The year-by-year chain-linking method differs from some other techniques for compensating for monetary inflation and deflation that are used in economics, such as the Consumer price index. The consumer price index uses the observed price of a set 'market basket' of goods and services in any two given years to determine the relative prices in those two years; it does not rely on a cumulative accounting of changes in the intervening years. The consumer price index is thus an example of a fixed-weight compensation method; fixed weight methods relate prices in all years to some single base year. The problem is that the compensation factor derived from any index depends on the weights given to the various items in the market-basket — or the proportions of each item in whatever aggregate amount is being looked at — and the weights that were correct for one time may not be correct for other times. For example, in 1850 the price of horse-fodder would have been an important component of overall price levels, but now it is not. If one is comparing 1850 price levels to present ones, then, the question arises, what weight to give to horse-fodder? It is difficult to know. The chain method attempts to avoid this conundrum by never making large leaps in time.

The United Kingdom presently uses the chained volume method to put its national accounts aggregates (eg., GDP, GNP) in constant-price terms. From the GDP figures thus obtained can be derived an implicit GDP deflator which gives a good indication of inflation or deflation in the economy as a whole.[1]

The United States switched to using a chained volume method in 1996 as its featured method of putting GDP in constant-price terms. Before that it had used the Laspeyres index, a fixed-weight method.[2]

Notes

  1. ^ United Kingdom, Office for National Statistics, Annual Abstract of Statistics, 2008 edition.
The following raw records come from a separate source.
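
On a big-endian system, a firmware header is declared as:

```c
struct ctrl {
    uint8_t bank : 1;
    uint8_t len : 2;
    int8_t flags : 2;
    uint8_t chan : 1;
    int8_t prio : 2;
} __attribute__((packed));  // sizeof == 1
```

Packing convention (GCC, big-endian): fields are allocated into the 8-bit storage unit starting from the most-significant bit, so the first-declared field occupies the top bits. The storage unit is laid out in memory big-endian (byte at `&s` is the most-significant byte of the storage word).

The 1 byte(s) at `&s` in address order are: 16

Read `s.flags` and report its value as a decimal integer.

[0]=0x16 (big-endian) → word 0x16
bank [7+:1] = (word>>7) & 0x1 = 0
len [5+:2] = (word>>5) & 0x3 = 0
flags [3+:2] = (word>>3) & 0x3 = 2  ←
chan [2+:1] = (word>>2) & 0x1 = 1
prio [0+:2] = (word>>0) & 0x3 = 2
flags signed 2b, MSB=1: 2 - 4 = -2

-2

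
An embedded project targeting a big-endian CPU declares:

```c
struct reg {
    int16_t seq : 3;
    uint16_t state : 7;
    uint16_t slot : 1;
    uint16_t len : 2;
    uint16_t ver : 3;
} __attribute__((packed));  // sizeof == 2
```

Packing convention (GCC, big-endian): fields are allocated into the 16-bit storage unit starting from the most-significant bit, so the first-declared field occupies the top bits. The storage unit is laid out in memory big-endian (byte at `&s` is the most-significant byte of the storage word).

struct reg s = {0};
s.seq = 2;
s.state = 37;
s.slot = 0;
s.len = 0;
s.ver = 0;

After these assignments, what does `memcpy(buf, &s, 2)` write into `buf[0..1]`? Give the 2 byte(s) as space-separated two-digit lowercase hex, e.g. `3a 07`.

49 40

seq (3b) val=2 bits=0x2 at bit 13: 0x4000
state (7b) val=37 bits=0x25 at bit 6: 0x4940
slot (1b) val=0 bits=0x0 at bit 5: 0x4940
len (2b) val=0 bits=0x0 at bit 3: 0x4940
ver (3b) val=0 bits=0x0 at bit 0: 0x4940
word = 0x4940 → big-endian bytes:
  [0]=0x49  [1]=0x40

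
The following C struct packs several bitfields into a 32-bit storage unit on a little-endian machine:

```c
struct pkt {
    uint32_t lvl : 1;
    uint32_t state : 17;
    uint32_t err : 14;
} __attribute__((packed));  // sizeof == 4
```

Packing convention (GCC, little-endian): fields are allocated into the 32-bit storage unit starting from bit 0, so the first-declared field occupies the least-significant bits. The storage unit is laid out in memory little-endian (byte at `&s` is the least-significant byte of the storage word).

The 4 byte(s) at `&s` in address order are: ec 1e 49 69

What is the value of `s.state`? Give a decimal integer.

36726

[0]=0xec [1]=0x1e [2]=0x49 [3]=0x69 (little-endian) → word 0x69491eec
lvl:1 @ bit 0 → (0x69491eec>>0)&0x1 = 0x0
state:17 @ bit 1 → (0x69491eec>>1)&0x1ffff = 0x8f76  ←
err:14 @ bit 18 → (0x69491eec>>18)&0x3fff = 0x1a52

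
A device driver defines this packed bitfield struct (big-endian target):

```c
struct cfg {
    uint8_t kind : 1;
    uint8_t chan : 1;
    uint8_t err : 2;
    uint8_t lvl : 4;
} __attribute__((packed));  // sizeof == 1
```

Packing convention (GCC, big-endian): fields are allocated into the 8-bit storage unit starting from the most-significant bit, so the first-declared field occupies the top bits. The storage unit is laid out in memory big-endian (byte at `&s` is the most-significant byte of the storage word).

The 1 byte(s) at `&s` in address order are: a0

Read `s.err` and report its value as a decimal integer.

2

[0]=0xa0 (big-endian) → word 0xa0
kind:1 @ bit 7 → (0xa0>>7)&0x1 = 0x1
chan:1 @ bit 6 → (0xa0>>6)&0x1 = 0x0
err:2 @ bit 4 → (0xa0>>4)&0x3 = 0x2  ←
lvl:4 @ bit 0 → (0xa0>>0)&0xf = 0x0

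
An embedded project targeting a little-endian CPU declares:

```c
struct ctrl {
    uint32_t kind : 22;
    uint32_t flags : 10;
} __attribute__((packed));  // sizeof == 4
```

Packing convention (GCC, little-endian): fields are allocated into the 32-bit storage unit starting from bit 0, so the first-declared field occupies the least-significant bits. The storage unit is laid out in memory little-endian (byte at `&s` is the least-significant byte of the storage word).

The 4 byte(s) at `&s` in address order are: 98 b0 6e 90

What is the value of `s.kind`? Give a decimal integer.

[0]=0x98 [1]=0xb0 [2]=0x6e [3]=0x90 (little-endian) → word 0x906eb098
kind [0+:22] = (word>>0) & 0x3fffff = 3059864  ←
flags [22+:10] = (word>>22) & 0x3ff = 577

3059864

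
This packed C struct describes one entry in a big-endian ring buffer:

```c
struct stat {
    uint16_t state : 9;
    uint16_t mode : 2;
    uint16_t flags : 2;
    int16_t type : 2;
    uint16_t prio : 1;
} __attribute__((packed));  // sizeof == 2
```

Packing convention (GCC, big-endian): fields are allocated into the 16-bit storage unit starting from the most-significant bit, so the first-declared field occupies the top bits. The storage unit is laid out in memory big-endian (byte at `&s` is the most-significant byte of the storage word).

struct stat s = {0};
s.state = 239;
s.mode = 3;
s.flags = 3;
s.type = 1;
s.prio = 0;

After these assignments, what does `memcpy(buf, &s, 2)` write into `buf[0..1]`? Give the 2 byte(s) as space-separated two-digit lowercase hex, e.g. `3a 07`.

state:9 = 239 → 0xef << 7 → word 0x7780
mode:2 = 3 → 0x3 << 5 → word 0x77e0
flags:2 = 3 → 0x3 << 3 → word 0x77f8
type:2 = 1 → 0x1 << 1 → word 0x77fa
prio:1 = 0 → 0x0 << 0 → word 0x77fa
word = 0x77fa → big-endian bytes:
  [0]=0x77  [1]=0xfa

77 fa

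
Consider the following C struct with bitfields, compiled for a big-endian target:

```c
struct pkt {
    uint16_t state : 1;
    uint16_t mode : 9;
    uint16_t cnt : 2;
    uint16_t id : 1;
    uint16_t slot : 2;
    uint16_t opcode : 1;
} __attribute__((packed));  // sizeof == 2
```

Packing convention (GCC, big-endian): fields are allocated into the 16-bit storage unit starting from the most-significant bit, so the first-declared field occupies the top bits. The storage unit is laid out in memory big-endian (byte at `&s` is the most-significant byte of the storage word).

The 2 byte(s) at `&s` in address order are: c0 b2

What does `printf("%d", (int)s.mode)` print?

[0]=0xc0 [1]=0xb2 (big-endian) → word 0xc0b2
state [15+:1] = (word>>15) & 0x1 = 1
mode [6+:9] = (word>>6) & 0x1ff = 258  ←
cnt [4+:2] = (word>>4) & 0x3 = 3
id [3+:1] = (word>>3) & 0x1 = 0
slot [1+:2] = (word>>1) & 0x3 = 1
opcode [0+:1] = (word>>0) & 0x1 = 0

258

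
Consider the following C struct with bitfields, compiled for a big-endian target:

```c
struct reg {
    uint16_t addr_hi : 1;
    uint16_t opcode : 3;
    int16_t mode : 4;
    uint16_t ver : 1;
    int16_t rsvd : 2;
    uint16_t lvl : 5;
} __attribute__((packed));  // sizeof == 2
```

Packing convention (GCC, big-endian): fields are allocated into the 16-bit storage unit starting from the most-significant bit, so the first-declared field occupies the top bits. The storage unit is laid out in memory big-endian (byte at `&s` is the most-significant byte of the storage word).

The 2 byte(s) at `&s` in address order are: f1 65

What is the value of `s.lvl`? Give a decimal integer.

5

[0]=0xf1 [1]=0x65 (big-endian) → word 0xf165
addr_hi:1 @ bit 15 → (0xf165>>15)&0x1 = 0x1
opcode:3 @ bit 12 → (0xf165>>12)&0x7 = 0x7
mode:4 @ bit 8 → (0xf165>>8)&0xf = 0x1
ver:1 @ bit 7 → (0xf165>>7)&0x1 = 0x0
rsvd:2 @ bit 5 → (0xf165>>5)&0x3 = 0x3
lvl:5 @ bit 0 → (0xf165>>0)&0x1f = 0x5  ←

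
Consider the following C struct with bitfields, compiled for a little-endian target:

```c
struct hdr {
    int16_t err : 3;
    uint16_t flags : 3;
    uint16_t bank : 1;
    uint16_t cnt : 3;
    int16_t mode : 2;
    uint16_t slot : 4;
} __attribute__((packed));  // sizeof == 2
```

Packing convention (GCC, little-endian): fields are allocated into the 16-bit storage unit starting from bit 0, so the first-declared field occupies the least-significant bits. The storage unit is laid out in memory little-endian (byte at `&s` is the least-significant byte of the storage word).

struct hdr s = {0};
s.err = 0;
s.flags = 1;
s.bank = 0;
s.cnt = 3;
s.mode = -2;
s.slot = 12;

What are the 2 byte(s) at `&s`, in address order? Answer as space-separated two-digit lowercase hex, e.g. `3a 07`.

88 c9

err:3 = 0 → 0x0 << 0 → word 0x0000
flags:3 = 1 → 0x1 << 3 → word 0x0008
bank:1 = 0 → 0x0 << 6 → word 0x0008
cnt:3 = 3 → 0x3 << 7 → word 0x0188
mode:2 = -2 → 0x2 << 10 → word 0x0988
slot:4 = 12 → 0xc << 12 → word 0xc988
word = 0xc988 → little-endian bytes:
  [0]=0x88  [1]=0xc9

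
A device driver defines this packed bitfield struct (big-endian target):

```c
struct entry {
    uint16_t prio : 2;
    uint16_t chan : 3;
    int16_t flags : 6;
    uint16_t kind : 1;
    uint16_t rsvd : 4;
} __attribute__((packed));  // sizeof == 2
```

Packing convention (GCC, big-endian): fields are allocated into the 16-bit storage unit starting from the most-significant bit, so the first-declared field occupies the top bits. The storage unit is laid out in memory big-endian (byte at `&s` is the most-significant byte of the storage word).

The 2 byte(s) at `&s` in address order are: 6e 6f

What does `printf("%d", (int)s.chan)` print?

5

[0]=0x6e [1]=0x6f (big-endian) → word 0x6e6f
prio:2 @ bit 14 → (0x6e6f>>14)&0x3 = 0x1
chan:3 @ bit 11 → (0x6e6f>>11)&0x7 = 0x5  ←
flags:6 @ bit 5 → (0x6e6f>>5)&0x3f = 0x33
kind:1 @ bit 4 → (0x6e6f>>4)&0x1 = 0x0
rsvd:4 @ bit 0 → (0x6e6f>>0)&0xf = 0xf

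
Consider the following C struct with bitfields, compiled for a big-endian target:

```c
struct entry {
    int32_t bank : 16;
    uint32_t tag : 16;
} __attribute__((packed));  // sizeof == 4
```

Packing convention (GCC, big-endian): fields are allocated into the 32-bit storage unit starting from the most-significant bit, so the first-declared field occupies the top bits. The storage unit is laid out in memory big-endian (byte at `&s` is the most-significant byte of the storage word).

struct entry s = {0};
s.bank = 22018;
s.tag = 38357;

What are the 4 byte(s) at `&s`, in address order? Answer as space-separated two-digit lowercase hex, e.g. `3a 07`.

56 02 95 d5

bank:16 = 22018 → 0x5602 << 16 → word 0x56020000
tag:16 = 38357 → 0x95d5 << 0 → word 0x560295d5
word = 0x560295d5 → big-endian bytes:
  [0]=0x56  [1]=0x02  [2]=0x95  [3]=0xd5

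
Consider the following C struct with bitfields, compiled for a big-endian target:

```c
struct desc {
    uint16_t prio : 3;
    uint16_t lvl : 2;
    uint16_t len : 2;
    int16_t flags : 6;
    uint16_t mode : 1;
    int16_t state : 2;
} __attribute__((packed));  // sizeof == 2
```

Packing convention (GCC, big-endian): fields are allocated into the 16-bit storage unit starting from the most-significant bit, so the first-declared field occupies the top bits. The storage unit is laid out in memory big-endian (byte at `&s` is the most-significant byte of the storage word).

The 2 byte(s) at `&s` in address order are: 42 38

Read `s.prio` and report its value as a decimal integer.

2

[0]=0x42 [1]=0x38 (big-endian) → word 0x4238
prio:3 @ bit 13 → (0x4238>>13)&0x7 = 0x2  ←
lvl:2 @ bit 11 → (0x4238>>11)&0x3 = 0x0
len:2 @ bit 9 → (0x4238>>9)&0x3 = 0x1
flags:6 @ bit 3 → (0x4238>>3)&0x3f = 0x7
mode:1 @ bit 2 → (0x4238>>2)&0x1 = 0x0
state:2 @ bit 0 → (0x4238>>0)&0x3 = 0x0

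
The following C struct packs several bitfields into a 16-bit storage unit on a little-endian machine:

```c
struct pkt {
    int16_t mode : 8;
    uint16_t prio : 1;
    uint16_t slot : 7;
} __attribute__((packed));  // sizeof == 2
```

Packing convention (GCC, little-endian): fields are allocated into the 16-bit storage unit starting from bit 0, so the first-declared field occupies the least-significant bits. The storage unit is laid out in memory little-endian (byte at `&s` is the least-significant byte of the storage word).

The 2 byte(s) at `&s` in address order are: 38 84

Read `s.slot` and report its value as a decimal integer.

66

[0]=0x38 [1]=0x84 (little-endian) → word 0x8438
mode [0+:8] = (word>>0) & 0xff = 56
prio [8+:1] = (word>>8) & 0x1 = 0
slot [9+:7] = (word>>9) & 0x7f = 66  ←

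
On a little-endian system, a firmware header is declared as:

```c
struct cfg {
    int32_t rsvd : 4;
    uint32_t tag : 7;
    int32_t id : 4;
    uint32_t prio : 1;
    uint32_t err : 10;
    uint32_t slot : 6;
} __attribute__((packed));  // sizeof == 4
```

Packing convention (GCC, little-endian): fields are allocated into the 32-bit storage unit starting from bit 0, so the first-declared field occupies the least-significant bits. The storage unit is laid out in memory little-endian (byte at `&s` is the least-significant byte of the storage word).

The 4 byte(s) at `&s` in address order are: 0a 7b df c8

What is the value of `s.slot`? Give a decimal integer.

50

[0]=0x0a [1]=0x7b [2]=0xdf [3]=0xc8 (little-endian) → word 0xc8df7b0a
rsvd [0+:4] = (word>>0) & 0xf = 10
tag [4+:7] = (word>>4) & 0x7f = 48
id [11+:4] = (word>>11) & 0xf = 15
prio [15+:1] = (word>>15) & 0x1 = 0
err [16+:10] = (word>>16) & 0x3ff = 223
slot [26+:6] = (word>>26) & 0x3f = 50  ←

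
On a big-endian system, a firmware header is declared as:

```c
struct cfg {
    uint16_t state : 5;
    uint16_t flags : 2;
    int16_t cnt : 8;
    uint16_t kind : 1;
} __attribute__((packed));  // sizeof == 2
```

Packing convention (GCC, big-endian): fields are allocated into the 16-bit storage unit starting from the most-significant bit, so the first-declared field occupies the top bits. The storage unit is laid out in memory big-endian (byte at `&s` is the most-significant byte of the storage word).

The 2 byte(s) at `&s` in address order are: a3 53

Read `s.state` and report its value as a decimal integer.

[0]=0xa3 [1]=0x53 (big-endian) → word 0xa353
state [11+:5] = (word>>11) & 0x1f = 20  ←
flags [9+:2] = (word>>9) & 0x3 = 1
cnt [1+:8] = (word>>1) & 0xff = 169
kind [0+:1] = (word>>0) & 0x1 = 1

20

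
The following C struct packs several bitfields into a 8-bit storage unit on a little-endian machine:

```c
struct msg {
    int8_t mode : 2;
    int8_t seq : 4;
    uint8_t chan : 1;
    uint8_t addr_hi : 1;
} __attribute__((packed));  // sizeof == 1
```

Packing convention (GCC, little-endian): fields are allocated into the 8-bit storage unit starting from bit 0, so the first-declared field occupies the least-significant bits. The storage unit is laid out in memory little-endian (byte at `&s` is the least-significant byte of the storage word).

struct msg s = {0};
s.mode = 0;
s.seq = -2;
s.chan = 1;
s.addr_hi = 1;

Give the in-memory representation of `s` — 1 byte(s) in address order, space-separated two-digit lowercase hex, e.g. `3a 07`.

mode (2b) val=0 bits=0x0 at bit 0: 0x00
seq (4b) val=-2 bits=0xe at bit 2: 0x38
chan (1b) val=1 bits=0x1 at bit 6: 0x78
addr_hi (1b) val=1 bits=0x1 at bit 7: 0xf8
word = 0xf8 → little-endian bytes:
  [0]=0xf8

f8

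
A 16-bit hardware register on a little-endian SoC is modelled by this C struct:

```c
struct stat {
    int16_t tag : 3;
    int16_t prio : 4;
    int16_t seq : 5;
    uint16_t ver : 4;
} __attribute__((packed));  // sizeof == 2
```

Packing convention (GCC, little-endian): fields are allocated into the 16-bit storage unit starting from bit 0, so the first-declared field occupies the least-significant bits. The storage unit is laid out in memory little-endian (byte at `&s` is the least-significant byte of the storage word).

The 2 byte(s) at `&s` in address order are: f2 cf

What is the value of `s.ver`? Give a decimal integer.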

Tables 16.1 (p 253) and 16.3 (p 255) show some of the chained-volume data for recent years); and the notes to table 16.3 (which are on page 250) briefly explain the chained volume method.
  2. ^ United States, Bureau of Economic Analysis, Concepts and methods of the United States National Income and Production Accounts, July 2008. Chapter 4, pages 11 - 23 contains much information on the chain method, including mathematical principles.